Sloan and fellow backcourt mate “Stormin’” Norman Van Lier took some satisfaction in telling other players the pain they were going to put them through. Their opponents knew they weren’t bluffing, either.
Just two players didn’t get tongue-lashings as well as body blows from Sloan: Jerry West and Oscar Robertson.
“He never said too much to those two guys. Everybody else he was very verbal with and he was very tough,” Johnson said. “I mean, he wouldn't mind jumping in front of Wilt Chamberlain running down the floor and taking a charge. He was just very, very tough.”
His gritty style of play, combined with his frank demeanor with the media, earned Sloan the city’s adoration.

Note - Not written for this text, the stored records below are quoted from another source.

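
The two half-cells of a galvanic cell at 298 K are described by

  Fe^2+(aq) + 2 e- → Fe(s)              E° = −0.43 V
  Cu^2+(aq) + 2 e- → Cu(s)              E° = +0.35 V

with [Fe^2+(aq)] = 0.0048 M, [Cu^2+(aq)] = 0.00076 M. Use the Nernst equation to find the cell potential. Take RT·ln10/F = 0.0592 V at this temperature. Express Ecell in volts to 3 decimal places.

+0.756 V

Since E°(Cu²⁺/Cu) > E°(Fe²⁺/Fe), Cu²⁺/Cu serves as the cathode.
The standard potential is +0.35 − (−0.43) = +0.78 V and the balanced reaction transfers n = 2 electrons.
For the overall reaction Cu^2+(aq) + Fe(s) → Cu(s) + Fe^2+(aq), Q = [Fe^2+(aq)] / [Cu^2+(aq)] = 6.32, giving log Q = 0.800.
By the Nernst equation, E = +0.78 − (0.0592/2)·(0.800) = +0.756 V.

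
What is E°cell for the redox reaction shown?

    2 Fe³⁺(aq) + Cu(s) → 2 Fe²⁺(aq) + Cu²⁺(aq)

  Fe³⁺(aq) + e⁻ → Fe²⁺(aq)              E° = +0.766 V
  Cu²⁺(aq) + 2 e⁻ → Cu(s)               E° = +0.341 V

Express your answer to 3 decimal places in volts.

+0.425 V

In the reaction as written, Fe³⁺(aq) is reduced (cathode) and Cu²⁺(aq) is produced by oxidation at the anode.
E°cell = E°(cathode) − E°(anode) = +0.766 − (+0.341) = +0.425 V.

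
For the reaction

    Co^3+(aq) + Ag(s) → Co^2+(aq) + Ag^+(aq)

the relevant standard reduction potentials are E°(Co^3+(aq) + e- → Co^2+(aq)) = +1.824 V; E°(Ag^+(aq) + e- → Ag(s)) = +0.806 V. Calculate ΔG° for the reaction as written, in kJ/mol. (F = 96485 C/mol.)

In the reaction as written Co^3+(aq) is reduced, so the Co³⁺/Co²⁺ couple is the cathode and Ag⁺/Ag is the anode.
E°cell = +1.824 − (+0.806) = +1.018 V; balancing electrons gives n = 1.
ΔG° = −nFE°cell = −(1)(96485)(+1.018) J/mol = −98.2 kJ/mol.

−98.2 kJ/mol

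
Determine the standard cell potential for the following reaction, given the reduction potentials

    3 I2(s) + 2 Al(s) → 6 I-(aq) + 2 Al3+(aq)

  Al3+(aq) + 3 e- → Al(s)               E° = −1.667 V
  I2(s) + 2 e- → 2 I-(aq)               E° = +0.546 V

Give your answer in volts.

In the reaction as written, I2(s) is reduced (cathode) and Al3+(aq) is produced by oxidation at the anode.
E°cell = E°(cathode) − E°(anode) = +0.546 − (−1.667) = +2.213 V.

+2.213 V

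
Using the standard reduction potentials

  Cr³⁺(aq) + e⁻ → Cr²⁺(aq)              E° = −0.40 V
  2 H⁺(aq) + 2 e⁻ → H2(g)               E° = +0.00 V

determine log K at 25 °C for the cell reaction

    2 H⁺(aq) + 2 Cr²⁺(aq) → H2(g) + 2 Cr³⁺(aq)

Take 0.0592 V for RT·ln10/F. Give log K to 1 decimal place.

The 2H⁺/H₂ couple is reduced (cathode); E°cell = +0.00 − (−0.40) = +0.40 V with n = 2.
At equilibrium E = 0, so log K = nE°cell / 0.0592 = (2)(+0.40) / 0.0592 = 13.5.

log K = 13.5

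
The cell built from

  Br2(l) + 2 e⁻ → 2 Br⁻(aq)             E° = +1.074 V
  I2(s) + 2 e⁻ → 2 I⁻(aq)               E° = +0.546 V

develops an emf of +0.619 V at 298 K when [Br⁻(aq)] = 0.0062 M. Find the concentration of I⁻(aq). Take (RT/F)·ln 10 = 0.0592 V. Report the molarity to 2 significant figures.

Br₂/Br⁻ is the cathode (higher E°); E°cell = +1.074 − (+0.546) = +0.528 V with n = 2.
From the Nernst equation, log Q = n(E° − E)/0.0592 = 2·(+0.528 − (+0.619))/0.0592 = −3.074.
The balanced reaction is Br2(l) + 2 I⁻(aq) → 2 Br⁻(aq) + I2(s), so Q = [Br⁻(aq)]^2 / [I⁻(aq)]^2.
Solving for the unknown gives log [I⁻(aq)] = −0.671, so [I⁻(aq)] ≈ 0.21 M.

0.21 M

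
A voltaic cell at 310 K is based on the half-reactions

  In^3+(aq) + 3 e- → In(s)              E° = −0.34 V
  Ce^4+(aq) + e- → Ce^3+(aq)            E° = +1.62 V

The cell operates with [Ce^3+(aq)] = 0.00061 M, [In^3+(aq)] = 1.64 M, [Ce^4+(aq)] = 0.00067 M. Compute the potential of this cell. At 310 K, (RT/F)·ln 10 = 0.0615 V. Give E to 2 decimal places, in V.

The Ce⁴⁺/Ce³⁺ couple has the more positive E°, so it is the cathode; In³⁺/In is the anode.
E°cell = E°cat − E°an = +1.62 − (−0.34) = +1.96 V; n = 3.
Balancing gives 3 Ce^4+(aq) + In(s) → 3 Ce^3+(aq) + In^3+(aq); hence Q = ([Ce^3+(aq)]^3·[In^3+(aq)]) / [Ce^4+(aq)]^3 = 1.24 (log Q = 0.093).
By the Nernst equation, E = +1.96 − (0.0615/3)·(0.093) = +1.96 V.

+1.96 V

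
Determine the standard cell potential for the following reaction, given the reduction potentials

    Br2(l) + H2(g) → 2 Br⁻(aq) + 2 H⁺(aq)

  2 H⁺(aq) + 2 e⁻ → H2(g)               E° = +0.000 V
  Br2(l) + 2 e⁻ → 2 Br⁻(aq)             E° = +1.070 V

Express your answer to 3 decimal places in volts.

Br2(l) gains electrons, so the Br₂/Br⁻ couple is the cathode; the 2H⁺/H₂ couple is the anode.
E°cell = E°(cathode) − E°(anode) = +1.070 − (+0.000) = +1.070 V.

+1.070 V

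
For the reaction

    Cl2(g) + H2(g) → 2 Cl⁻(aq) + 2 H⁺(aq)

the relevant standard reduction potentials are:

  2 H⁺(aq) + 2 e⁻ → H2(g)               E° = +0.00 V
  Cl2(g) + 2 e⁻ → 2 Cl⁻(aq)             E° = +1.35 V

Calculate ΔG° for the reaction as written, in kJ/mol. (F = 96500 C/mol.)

In the reaction as written Cl2(g) is reduced, so the Cl₂/Cl⁻ couple is the cathode and 2H⁺/H₂ is the anode.
E°cell = +1.35 − (+0.00) = +1.35 V; balancing electrons gives n = 2.
ΔG° = −nFE°cell = −(2)(96500)(+1.35) J/mol = −261 kJ/mol.

−261 kJ/mol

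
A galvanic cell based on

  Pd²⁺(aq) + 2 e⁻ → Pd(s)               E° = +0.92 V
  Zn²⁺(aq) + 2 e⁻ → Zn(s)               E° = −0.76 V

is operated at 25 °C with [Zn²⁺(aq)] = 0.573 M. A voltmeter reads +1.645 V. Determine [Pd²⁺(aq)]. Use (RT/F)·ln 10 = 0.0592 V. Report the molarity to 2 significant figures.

0.038 M

The Pd²⁺/Pd couple has the larger reduction potential, so it is the cathode: E°cell = +0.92 − (−0.76) = +1.68 V and n = 2.
From the Nernst equation, log Q = n(E° − E)/0.0592 = 2·(+1.68 − (+1.645))/0.0592 = 1.182.
The balanced reaction is Pd²⁺(aq) + Zn(s) → Pd(s) + Zn²⁺(aq), so Q = [Zn²⁺(aq)] / [Pd²⁺(aq)].
Solving for the unknown gives log [Pd²⁺(aq)] = −1.424, so [Pd²⁺(aq)] ≈ 0.038 M.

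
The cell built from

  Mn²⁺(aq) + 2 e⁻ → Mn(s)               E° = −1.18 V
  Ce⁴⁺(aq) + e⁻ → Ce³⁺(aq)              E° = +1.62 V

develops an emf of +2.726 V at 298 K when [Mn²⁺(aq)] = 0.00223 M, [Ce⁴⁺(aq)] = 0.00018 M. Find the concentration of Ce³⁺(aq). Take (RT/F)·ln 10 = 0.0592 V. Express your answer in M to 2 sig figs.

Ce⁴⁺/Ce³⁺ is the cathode (higher E°); E°cell = +1.62 − (−1.18) = +2.80 V with n = 2.
From the Nernst equation, log Q = n(E° − E)/0.0592 = 2·(+2.80 − (+2.726))/0.0592 = 2.500.
For 2 Ce⁴⁺(aq) + Mn(s) → 2 Ce³⁺(aq) + Mn²⁺(aq), the reaction quotient is Q = ([Ce³⁺(aq)]^2·[Mn²⁺(aq)]) / [Ce⁴⁺(aq)]^2.
Isolating [Ce³⁺(aq)] in Q = 10^{2.500} yields log [Ce³⁺(aq)] = −1.169, i.e. 0.068 M.

0.068 M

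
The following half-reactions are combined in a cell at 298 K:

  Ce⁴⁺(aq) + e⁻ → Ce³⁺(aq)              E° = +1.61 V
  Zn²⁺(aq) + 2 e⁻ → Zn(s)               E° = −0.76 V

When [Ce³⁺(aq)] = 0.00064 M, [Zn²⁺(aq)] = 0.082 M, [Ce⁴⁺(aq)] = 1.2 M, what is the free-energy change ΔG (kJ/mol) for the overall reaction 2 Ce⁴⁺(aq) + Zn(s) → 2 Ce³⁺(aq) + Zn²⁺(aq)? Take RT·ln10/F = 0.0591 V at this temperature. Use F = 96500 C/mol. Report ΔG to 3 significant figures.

−501 kJ/mol

The standard cell potential is +1.61 − (−0.76) = +2.37 V, with n = 2 electrons in the balanced equation.
Here Q = ([Ce³⁺(aq)]^2·[Zn²⁺(aq)]) / [Ce⁴⁺(aq)]^2 = 2.33×10^−8 (log Q = −7.632), giving E = +2.37 − (0.0591/2)·(−7.632) = +2.5955 V.
ΔG = −nFE = −(2)(96500)(+2.5955) J/mol = −501 kJ/mol.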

In his 10 years in Chicago, Sloan helped drive the team to its first 50-win season, its first division title and eight playoff appearances. He was named to six NBA all-defensive teams.
And while Michael Jordan became the face of the franchise when he won six championships with Chicago between 1984 and ’98, Sloan will always carry the title of “The Original Bull.” Some have even surmised he may have been the model for the face of the bull in the team’s logo.
Sloan gave his body and his heart to the game of basketball. In return, it left him in pieces. But it also gave him peace.
— Tribune reporter Eric Walden contributed to this article.